In his zeal for the faith he went to the city square and tore up the idol worship mandate. As soon as he did so, a procession of 12 idols happened by and he attacked the procession, smashing the idols underfoot. His father in law, the magistrate responsible for enforcing the mandate and completely unaware that his son in law decided to become a Christian, was shocked at his son in law's behavior. He said that his son in law must die for this and begged St. Polyeuctus with tears in his eyes to abandon Christ and apologize for destroying the idols. Firm in his faith, St. Polyeuctus completely refused. His father in law brought forth his daughter and grandchildren, St. Polyeuctus' wife and children, to reason with him. With tears in their eyes they too begged him to apologize and abandon Christ. Firm in his faith, he resisted the temptations of his wife and his children and remained faithful to Christ. With great joy, he bowed his head to the swordsman and was baptized in his own blood.

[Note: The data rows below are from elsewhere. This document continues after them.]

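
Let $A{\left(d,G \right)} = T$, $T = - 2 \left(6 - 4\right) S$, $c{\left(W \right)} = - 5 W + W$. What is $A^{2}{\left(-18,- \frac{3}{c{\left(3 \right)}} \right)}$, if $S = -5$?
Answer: $400$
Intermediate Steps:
$c{\left(W \right)} = - 4 W$
$T = 20$ ($T = - 2 \left(6 - 4\right) \left(-5\right) = \left(-2\right) 2 \left(-5\right) = \left(-4\right) \left(-5\right) = 20$)
$A{\left(d,G \right)} = 20$
$A^{2}{\left(-18,- \frac{3}{c{\left(3 \right)}} \right)} = 20^{2} = 400$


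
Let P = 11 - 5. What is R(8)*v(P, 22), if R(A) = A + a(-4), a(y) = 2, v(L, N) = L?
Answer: 60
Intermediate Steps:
P = 6
R(A) = 2 + A (R(A) = A + 2 = 2 + A)
R(8)*v(P, 22) = (2 + 8)*6 = 10*6 = 60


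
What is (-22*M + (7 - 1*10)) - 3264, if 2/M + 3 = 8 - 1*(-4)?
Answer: -29447/9 ≈ -3271.9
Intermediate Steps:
M = 2/9 (M = 2/(-3 + (8 - 1*(-4))) = 2/(-3 + (8 + 4)) = 2/(-3 + 12) = 2/9 ≈ 0.22222)
(-22*M + (7 - 1*10)) - 3264 = (-22*2/9 + (7 - 1*10)) - 3264 = (-44/9 + (7 - 10)) - 3264 = (-44/9 - 3) - 3264 = -71/9 - 3264 = -29447/9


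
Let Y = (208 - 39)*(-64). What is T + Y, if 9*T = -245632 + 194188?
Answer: -16532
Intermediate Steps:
T = -5716 (T = (-245632 + 194188)/9 = (1/9)*(-51444) = -5716)
Y = -10816 (Y = 169*(-64) = -10816)
T + Y = -5716 - 10816 = -16532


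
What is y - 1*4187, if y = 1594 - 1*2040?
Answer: -4633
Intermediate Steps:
y = -446 (y = 1594 - 2040 = -446)
y - 1*4187 = -446 - 1*4187 = -446 - 4187 = -4633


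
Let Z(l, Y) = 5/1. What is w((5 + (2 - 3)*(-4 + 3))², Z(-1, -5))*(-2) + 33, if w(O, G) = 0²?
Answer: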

After the anti-Christian bigotry subsided under Emperor Constantine the Great, a church was built in his honor at Meletine (in Armenia), which became known for many miracles. One couple fervently prayed for a son, the resulting child granted by St. Polyeuctus was St. Euthymius the Great (January 20). Another great theologian and defender of orthodoxy, St. Acacius, Bishop of Meletine (March 31), had a great devotion to him and was a participant in the Third Ecumenical Council. St. Polyeuctus is venerated as the patron of vows and treaties and many pieces of classical music are named after him. He shows us just how important it is to remain faithful to Christ and His Love for us, regardless of temptations to the contrary, even when those temptations come from our own families. Being a family member doesn't make you infallible. God, however, is always perfect and our loyalties must always be with God above everything else, even above family. Martyrs are the prime example of this love for God. "Greater love than this no man hath, that a man lay down his life for his friends." (John 15:13)

Sunday, January 6, 2013

Master, Wash the Leprosy of Our Sins in the Jordan!

Reveal Thy love to us, O Thou that didst cure the flesh of
Naamon in the waters of the Jordan, restoring it to the purity
of the flesh of a child. By thy Baptism in the Jordan, wash our
flesh and our souls pure of our sins, O Lover of Mankind!


Feast of the Theophany of Our Lord, God, and Savior Jesus Christ
Tropar, Tone 1
When Thou, O Lord, wast baptized in the Jordan, worship of the Trinity wast made manifest; for the voice of the Father bore witness to Thee, calling Thee His beloved Son. And the Spirit in the form of a dove confirmed the truth of His word. O Christ our God, Who hath appeared and enlightened the world, glory to Thee.

Kondak, Tone 4
On this day Thou hast appeared unto the whole world, and Thy light, O Sovereign Lord, is signed on us who sing Thy praise and chant with knowledge: Thou hast now come, Thou hast appeared, O Thou Light unappproachable.